Tell us about your hobbies and interests outside of the lab.
I had hobbies which died due the sheer pressure of grad school. I used to be an avid reader of fiction, a painting enthusiast and curio collector. I still collect fridge magnets from various trips now. I love to travel with friends and can proudly put check mark on 20 US states, at least driving past them if not touring all of them! Also music is a great part of our culture back home and I am largely influenced by it; not exactly the classical stuff but I am addicted to melodies, pop and contemporary folk music from all over the world.

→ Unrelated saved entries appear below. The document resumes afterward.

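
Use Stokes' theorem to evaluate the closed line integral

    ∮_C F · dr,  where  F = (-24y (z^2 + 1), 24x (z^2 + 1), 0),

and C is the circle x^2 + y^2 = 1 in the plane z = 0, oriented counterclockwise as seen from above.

Let S be the flat disk x^2 + y^2 ≤ 1 in the plane z = 0, with upward unit normal n̂ = ẑ. By Stokes' theorem,

    ∮_C F · dr = ∬_S (∇ × F) · n̂ dS = ∬_D (curl F)_z dA,

where D is the disk x^2 + y^2 ≤ 1.

Compute the curl of F = (-24y (z^2 + 1), 24x (z^2 + 1), 0):
    (∇ × F)_x = ∂F_z/∂y - ∂F_y/∂z = -48x z,
    (∇ × F)_y = ∂F_x/∂z - ∂F_z/∂x = -48y z,
    (∇ × F)_z = ∂F_y/∂x - ∂F_x/∂y = 48z^2 + 48.

On z = 0, (curl F)_z = 48.

Convert to polar (x = r cos θ, y = r sin θ, dA = r dr dθ); the integrand becomes 48, so

    ∬_D (curl F)_z dA = ∫_0^{2π} ∫_0^{1} (48) · r dr dθ.

Inner (r from 0 to 1): 24.
Outer (θ from 0 to 2π): 48π.

Therefore ∮_C F · dr = 48π.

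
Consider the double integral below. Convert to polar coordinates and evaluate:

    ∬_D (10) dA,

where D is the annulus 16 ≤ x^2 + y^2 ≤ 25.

The region D is 4 ≤ r ≤ 5, 0 ≤ θ ≤ 2π in polar coordinates, where x = r cos(θ), y = r sin(θ), and dA = r dr dθ.

Under the substitution, the integrand becomes 10, so

    ∬_D (10) dA = ∫_{0}^{2π} ∫_{4}^{5} (10) · r dr dθ.

Inner integral (in r): ∫_{4}^{5} (10) · r dr = 45.

Outer integral (in θ): ∫_{0}^{2π} (45) dθ = 90π.

Therefore ∬_D (10) dA = 90π.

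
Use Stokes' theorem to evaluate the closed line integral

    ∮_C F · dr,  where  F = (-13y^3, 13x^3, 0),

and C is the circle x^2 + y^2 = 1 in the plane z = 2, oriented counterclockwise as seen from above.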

Another big chunk of my interest lies in philanthropies and social service. From representing graduate students in the graduate admissions and recruitment process for dept. of biology this year, STEM outreach events with BioGSA, or volunteering for BIG event, I have developed a connection with this huge community in and around Texas A&M. I had taken up leadership role as committee chair for “Quality of life” in the graduate student government, GPSC to advocate for student needs. I am thrilled to achieve a change in University ruling for pre-certification of English language proficiency from the OGAPS (office of graduate and professional studies) and the extension of transportation facilities for the English proficiency exam takers which was otherwise unavailable to new incoming international students.
If I had to choose any other job, I would join any organization that works for underprivileged children. I feel that you gain by giving, and if I can help someone to create a positive impact then that will be the greatest achievement for me.
What are your long-term goals?
I would like to work in an environment that fosters research after finishing my PhD degree. I enjoy learning new techniques, reading about recent discoveries, and applying them in my projects. I would look into a more translational application based research to utilize my skills and knowledge and put them into use for a better life for our future generations.